The wheels of happiness pursuit is slowly taking off again, and although I've been absent for a while, happiness and well being are firmly in my pursuit path.
I've made some progress with the ultimate to do list but panic is starting to set in. Days away from my 37th birthday, I know I will have to pull out the stops to get all 40 items done before the big 4.0 creeps up. The category of "shopping" is complete, but perhaps that was the low hanging fruit. The "detox" category has also progressed well. But I still need to find the time to exercise my culinary cuisines and to work on my personal development.

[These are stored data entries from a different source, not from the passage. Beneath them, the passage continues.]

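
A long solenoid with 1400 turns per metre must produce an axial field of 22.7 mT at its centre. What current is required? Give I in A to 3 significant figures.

I ≈ 12.9 A

Inside a long solenoid B = μ₀nI with n = 1400 m⁻¹, so I = B/(μ₀n).
I = 2.27×10⁻² / (4π×10⁻⁷ × 1400) = 12.9 A.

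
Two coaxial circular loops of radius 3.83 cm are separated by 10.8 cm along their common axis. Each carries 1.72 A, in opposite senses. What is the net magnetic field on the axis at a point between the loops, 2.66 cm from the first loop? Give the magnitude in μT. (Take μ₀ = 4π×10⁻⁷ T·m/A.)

Each loop contributes B = μ₀IR²/[2(R²+z²)^(3/2)] on the axis, with z measured from that loop.
Loop 1 (z = 0.0266 m): B₁ = 1.56×10⁻⁵ T. Loop 2 (z = 0.0814 m): B₂ = 2.18×10⁻⁶ T.
The fields oppose: B = |B₁ − B₂| = 1.35×10⁻⁵ T.

B ≈ 13.5 μT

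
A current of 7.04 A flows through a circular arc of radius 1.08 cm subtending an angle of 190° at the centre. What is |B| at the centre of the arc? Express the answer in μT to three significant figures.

The Biot–Savart field of a circular arc at its centre is B = μ₀Iφ/(4πR), with φ = 3.316 rad.
B = (4π×10⁻⁷ × 7.04 × 3.316) / (4π × 0.0108) = 2.16×10⁻⁴ T.

B ≈ 216 μT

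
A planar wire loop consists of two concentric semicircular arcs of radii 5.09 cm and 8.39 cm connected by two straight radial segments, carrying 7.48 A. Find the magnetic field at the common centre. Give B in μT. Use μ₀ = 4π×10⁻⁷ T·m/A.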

Being a woman, I always doubt myself. I doubt my own abilities and successes, and I am sure this resonates with other women. Men don't have this problem from what I see. They have absolute conviction in themselves and often will over sell themselves. So doing the woman thing, I doubt this whole project and pursuit often and wonder if I'm just setting myself up for failure. And it was a little glimmer of hope that I stumbled along that I want to share with you, that has put me back on that path of well being. Here it is:
I found this in my daughters notebook a while back, and its her ten things to do before shes ten. I don't really speak to her about my happiness project, but she hears conversations I have with various people about it. Maybe its crazy for a 7 year old to have a to do list. Or maybe shes learning some lessons that will help her prosper in life. But it made me realise that when you publicly declare your own pursuit for happiness, you inevitably motivate those around you to think about it in some way of form. So surely there is benefit in that. I will let you know in 15 years time if my happiness pursuit helped my daughter. In the meantime, a phone before you're ten, over my dead body!